E nesse ponto volto ao título deste artigo. É impossível a Paulinho Serra assumir o controle do que jamais teve. E o que teve e tem é um festival de gente de todos os espectros sociais, econômicos e políticos, principalmente.  

AMPLIDÃO E LIMITES  

Paulinho Serra fez acordo com deuses e diabos. Lideranças externas de partidos nacionais fortemente estabelecidos em São Paulo e mesmo em Brasília, caso de Gilberto Kassab, tomaram conta do barraco de flexibilidades administrativa.  

Orlando Morando não chegou a esse nível de alienação do patrimônio eleitoral adquirido nas urnas.

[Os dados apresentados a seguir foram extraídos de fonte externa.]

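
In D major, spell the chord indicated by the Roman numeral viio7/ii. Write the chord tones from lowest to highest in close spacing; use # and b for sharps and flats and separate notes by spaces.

D# F# A C

viio7/ii is a secondary leading-tone chord. The target ii is E in D major; the applied chord is rooted a semitone below, on D#.
Building a fully diminished seventh chord on D# gives D#-F#-A-C.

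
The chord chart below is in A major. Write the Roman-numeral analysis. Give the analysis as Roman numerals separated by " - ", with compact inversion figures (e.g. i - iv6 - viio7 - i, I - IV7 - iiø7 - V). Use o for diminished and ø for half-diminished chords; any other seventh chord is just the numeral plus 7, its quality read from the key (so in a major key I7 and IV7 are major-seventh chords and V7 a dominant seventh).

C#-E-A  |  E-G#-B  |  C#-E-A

C#-E-A: root A is the tonic; major triad there is I6.
E-G#-B: root E is the dominant; major triad there is V.
C#-E-A has root A, degree 1 in A major, so I6.

I6 - V - I6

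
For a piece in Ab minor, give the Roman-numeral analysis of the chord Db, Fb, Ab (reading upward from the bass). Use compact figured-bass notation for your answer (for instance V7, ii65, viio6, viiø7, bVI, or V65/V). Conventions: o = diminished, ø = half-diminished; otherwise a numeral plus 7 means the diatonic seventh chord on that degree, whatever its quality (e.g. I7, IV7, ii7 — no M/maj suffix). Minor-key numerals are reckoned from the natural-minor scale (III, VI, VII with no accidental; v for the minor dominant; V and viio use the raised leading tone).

iv

The pitches Db-Fb-Ab form a minor triad rooted on Db.
Db is scale degree 4 in Ab minor, and a minor triad on that degree is written iv.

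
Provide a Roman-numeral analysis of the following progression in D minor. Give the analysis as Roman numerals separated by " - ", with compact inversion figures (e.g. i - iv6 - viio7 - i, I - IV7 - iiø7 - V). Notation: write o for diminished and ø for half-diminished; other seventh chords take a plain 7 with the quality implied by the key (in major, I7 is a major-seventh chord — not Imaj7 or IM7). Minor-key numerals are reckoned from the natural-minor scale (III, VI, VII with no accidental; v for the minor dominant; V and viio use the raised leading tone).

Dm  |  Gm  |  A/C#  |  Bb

Dm has root D, degree 1 in D minor, so i.
Gm: root G is the subdominant; minor triad there is iv.
A/C# has root A, degree 5 in D minor, so V6.
Bb has root Bb, degree 6 in D minor, so VI.

i - iv - V6 - VI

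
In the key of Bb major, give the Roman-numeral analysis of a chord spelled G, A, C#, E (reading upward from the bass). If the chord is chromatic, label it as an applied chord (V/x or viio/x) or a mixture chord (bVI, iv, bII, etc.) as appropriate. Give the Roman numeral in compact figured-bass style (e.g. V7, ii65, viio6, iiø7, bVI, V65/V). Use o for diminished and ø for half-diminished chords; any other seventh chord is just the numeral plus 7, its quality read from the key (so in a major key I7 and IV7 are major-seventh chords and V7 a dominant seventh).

Stacked in thirds the chord is A-C#-E-G: a dominant seventh chord on A.
A is not a diatonic chord root with this quality in Bb major, but it lies a perfect fifth above D (iii), so the chord functions as an applied dominant of iii.
With G in the bass the chord is in third inversion, so the figured bass is 42.

V42/iii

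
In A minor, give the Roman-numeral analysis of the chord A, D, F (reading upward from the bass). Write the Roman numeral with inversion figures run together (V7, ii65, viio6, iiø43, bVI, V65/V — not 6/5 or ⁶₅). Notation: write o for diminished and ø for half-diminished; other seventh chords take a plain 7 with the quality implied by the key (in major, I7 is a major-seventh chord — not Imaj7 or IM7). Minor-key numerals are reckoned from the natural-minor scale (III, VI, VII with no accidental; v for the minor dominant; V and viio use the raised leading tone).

iv64

Stacked in thirds the chord is D-F-A: a minor triad on D.
In A minor, D is the subdominant; the diatonic minor triad there is iv.
With A in the bass the chord is in second inversion, so the figured bass is 64.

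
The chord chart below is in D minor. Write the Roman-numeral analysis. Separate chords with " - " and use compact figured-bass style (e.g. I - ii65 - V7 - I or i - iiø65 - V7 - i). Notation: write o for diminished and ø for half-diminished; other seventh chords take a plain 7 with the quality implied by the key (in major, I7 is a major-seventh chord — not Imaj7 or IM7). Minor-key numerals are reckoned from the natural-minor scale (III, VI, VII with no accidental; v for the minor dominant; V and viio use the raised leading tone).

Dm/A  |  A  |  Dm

Dm/A: minor triad on D = scale degree 1 → i64.
A: root A is the dominant; major triad there is V.
Dm: root D is the tonic; minor triad there is i.

i64 - V - i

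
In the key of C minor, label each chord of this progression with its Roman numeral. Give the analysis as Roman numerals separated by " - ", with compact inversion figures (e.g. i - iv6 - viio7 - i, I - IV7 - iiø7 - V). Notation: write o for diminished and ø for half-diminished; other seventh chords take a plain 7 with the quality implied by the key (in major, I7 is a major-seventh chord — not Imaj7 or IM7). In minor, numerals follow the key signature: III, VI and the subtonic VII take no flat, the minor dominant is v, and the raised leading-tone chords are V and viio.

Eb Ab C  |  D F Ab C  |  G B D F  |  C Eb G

VI64 - iiø7 - V7 - i

Eb-Ab-C has root Ab, degree 6 in C minor, so VI64.
D-F-Ab-C has root D, degree 2 in C minor, so iiø7.
G-B-D-F: root G is the dominant; dominant seventh chord there is V7.
C-Eb-G: minor triad on C = scale degree 1 → i.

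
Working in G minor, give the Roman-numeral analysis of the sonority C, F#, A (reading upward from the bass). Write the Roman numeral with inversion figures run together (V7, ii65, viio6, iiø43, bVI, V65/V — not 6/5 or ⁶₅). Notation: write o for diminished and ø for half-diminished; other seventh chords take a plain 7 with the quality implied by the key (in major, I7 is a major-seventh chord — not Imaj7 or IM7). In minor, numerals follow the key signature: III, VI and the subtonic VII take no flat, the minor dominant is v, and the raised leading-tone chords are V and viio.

viio64

Stacked in thirds the chord is F#-A-C: a diminished triad on F#.
In G minor, F# is the leading tone; the diatonic diminished triad there is viio.
With C in the bass the chord is in second inversion, so the figured bass is 64.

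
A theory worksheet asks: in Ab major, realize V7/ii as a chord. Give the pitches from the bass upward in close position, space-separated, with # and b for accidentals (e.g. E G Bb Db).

F A C Eb

V7/ii is a secondary dominant — the dominant seventh of ii. ii in Ab major is Bb, so the applied chord's root is F, a perfect fifth above.
Building a dominant seventh chord on F gives F-A-C-Eb.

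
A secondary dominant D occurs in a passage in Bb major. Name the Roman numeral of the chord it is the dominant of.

The chord is a major triad on D.
A dominant resolves down a perfect fifth: D → G. In Bb major, G is scale degree 6, i.e. vi.

vi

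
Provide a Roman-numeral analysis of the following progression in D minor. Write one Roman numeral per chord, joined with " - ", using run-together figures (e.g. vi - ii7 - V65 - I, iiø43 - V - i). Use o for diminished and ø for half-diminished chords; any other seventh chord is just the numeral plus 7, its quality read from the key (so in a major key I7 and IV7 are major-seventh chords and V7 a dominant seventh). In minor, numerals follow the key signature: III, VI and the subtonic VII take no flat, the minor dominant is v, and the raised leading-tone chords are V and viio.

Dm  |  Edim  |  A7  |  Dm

i - iio - V7 - i

Dm: minor triad on D = scale degree 1 → i.
Edim has root E, degree 2 in D minor, so iio.
A7: root A is the dominant; dominant seventh chord there is V7.
Dm: root D is the tonic; minor triad there is i.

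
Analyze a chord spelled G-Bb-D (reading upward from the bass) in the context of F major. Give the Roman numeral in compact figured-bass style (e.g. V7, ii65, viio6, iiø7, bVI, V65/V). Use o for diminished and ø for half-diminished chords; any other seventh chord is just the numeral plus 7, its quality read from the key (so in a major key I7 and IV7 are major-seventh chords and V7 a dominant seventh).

ii

The pitches G-Bb-D form a minor triad rooted on G.
In F major, G is the supertonic; the diatonic minor triad there is ii.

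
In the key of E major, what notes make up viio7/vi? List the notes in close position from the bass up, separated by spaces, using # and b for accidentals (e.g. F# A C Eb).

The slash marks an applied leading-tone chord: viio of vi. In E major, vi is C#, so the leading tone to it is B#, a half step below.
Building a fully diminished seventh chord on B# gives B#-D#-F#-A.

B# D# F# A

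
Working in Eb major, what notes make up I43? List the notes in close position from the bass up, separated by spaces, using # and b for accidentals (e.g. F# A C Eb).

In Eb major, the tonic is Eb, and the diatonic chord built there is a major seventh chord.
Stacking thirds from Eb gives Eb-G-Bb-D.
With the 43 figure the chord is in second inversion; from the bass Bb upward in close position it reads Bb-D-Eb-G.

Bb D Eb G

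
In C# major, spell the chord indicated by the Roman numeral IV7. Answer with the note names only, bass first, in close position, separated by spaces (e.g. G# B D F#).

F# A# C# E#

The numeral's case and figure indicate a major seventh chord. In C# major its root, the fourth degree, is F#.
That chord is spelled F#-A#-C#-E#.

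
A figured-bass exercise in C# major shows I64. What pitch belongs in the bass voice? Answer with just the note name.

G#

I in C# major has root C#; the chord is C#-E#-G#.
The figure 64 means second inversion — the fifth is in the bass.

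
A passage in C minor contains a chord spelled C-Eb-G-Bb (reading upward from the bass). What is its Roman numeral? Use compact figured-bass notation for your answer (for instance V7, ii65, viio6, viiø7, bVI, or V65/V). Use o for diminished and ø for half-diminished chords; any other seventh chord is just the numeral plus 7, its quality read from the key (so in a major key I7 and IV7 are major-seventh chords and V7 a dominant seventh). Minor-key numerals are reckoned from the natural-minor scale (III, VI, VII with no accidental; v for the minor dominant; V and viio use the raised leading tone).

i7

Stacked in thirds the chord is C-Eb-G-Bb: a minor seventh chord on C.
In C minor, C is the tonic; the diatonic minor seventh chord there is i7.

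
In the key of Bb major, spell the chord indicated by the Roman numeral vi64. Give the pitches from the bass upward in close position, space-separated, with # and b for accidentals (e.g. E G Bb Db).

In Bb major, the submediant is G, and the diatonic chord built there is a minor triad.
Stacking thirds from G gives G-Bb-D.
With the 64 figure the chord is in second inversion; from the bass D upward in close position it reads D-G-Bb.

D G Bb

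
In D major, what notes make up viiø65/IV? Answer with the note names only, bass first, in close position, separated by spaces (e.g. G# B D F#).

The slash marks an applied leading-tone chord: viio of IV. In D major, IV is G, so the leading tone to it is F#, a half step below.
Building a half-diminished seventh chord on F# gives F#-A-C-E.
With the 65 figure the chord is in first inversion; from the bass A upward in close position it reads A-C-E-F#.

A C E F#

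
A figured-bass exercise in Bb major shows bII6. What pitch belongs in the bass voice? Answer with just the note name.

Eb

bII in Bb major has root Cb; the chord is Cb-Eb-Gb.
The figure 6 means first inversion — the third is in the bass.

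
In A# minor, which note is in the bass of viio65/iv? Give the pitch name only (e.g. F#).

The applied chord viio65/iv is rooted on C##: C##-E#-G#-B.
The figure 65 means first inversion — the third is in the bass.

E#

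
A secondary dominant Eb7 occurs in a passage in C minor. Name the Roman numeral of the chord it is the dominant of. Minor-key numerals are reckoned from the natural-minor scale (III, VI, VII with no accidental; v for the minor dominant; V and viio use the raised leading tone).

VI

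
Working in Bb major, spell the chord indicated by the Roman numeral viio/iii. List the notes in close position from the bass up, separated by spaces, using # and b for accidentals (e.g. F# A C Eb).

C# E G

The slash marks an applied leading-tone chord: viio of iii. In Bb major, iii is D, so the leading tone to it is C#, a half step below.
Building a diminished triad on C# gives C#-E-G.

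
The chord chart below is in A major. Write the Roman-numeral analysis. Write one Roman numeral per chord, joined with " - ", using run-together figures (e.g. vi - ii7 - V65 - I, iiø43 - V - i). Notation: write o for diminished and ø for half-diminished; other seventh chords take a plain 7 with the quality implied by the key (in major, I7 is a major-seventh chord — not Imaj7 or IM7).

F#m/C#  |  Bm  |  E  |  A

F#m/C#: minor triad on F# = scale degree 6 → vi64.
Bm: root B is the supertonic; minor triad there is ii.
E: major triad on E = scale degree 5 → V.
A: major triad on A = scale degree 1 → I.

vi64 - ii - V - I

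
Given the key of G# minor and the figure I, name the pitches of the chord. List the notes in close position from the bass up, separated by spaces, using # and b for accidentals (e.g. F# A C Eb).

G# B# D#

I is the major tonic (Picardy third), borrowed from the parallel major. In G# minor that root is G#.
So the chord is G#-B#-D#, a major triad.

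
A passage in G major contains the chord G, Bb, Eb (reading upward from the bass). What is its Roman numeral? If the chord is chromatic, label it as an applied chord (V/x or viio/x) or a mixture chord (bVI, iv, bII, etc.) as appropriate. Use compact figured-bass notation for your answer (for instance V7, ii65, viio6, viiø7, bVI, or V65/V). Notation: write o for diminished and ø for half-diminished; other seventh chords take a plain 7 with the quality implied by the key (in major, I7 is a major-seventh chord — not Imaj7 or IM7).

bVI6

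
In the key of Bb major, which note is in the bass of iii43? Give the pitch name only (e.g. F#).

iii in Bb major has root D; the chord is D-F-A-C.
The figure 43 means second inversion — the fifth is in the bass.

A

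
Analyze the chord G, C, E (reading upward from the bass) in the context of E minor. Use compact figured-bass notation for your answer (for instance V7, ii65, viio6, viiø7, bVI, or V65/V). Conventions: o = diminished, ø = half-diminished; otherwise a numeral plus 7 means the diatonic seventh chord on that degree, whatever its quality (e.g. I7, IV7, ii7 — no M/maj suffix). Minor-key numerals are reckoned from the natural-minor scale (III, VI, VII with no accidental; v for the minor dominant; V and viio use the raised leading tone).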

Não é que não chegou a esse nível. Orlando Morando praticamente determinou um limite de governança e governabilidade compartilhada e foi em frente.  

Há que se levar em conta nessa disputa que pode ser indelicada para alguns, mas é essencial à compreensão destes tempos da política do Grande ABC, que Orlando Morando é mais maduro, mais experiente, mais tudo que Paulinho Serra.  

Se tudo isso não fosse suficiente, acrescente-se o fato de que a escola política de São Bernardo é muito mais exigente em graduação de controle de poder quando contraposta a de Santo André.  

Desde que o PT decidiu priorizar as urnas de São Bernardo, o combate local se intensificou.  

Diferentemente de Santo André, que viveu e ainda vive a viuvez de Celso Daniel. Ganhar eleição em São Bernardo meio avermelhada, meio azulada ou agora amarelada (dos tucanos para os bolsonaristas de Tarcísio de Freitas) é muito mais difícil que em Santo André de um avermelhado e de um azulado-amarelado semelhantes, mas de texturas menos conflitivas.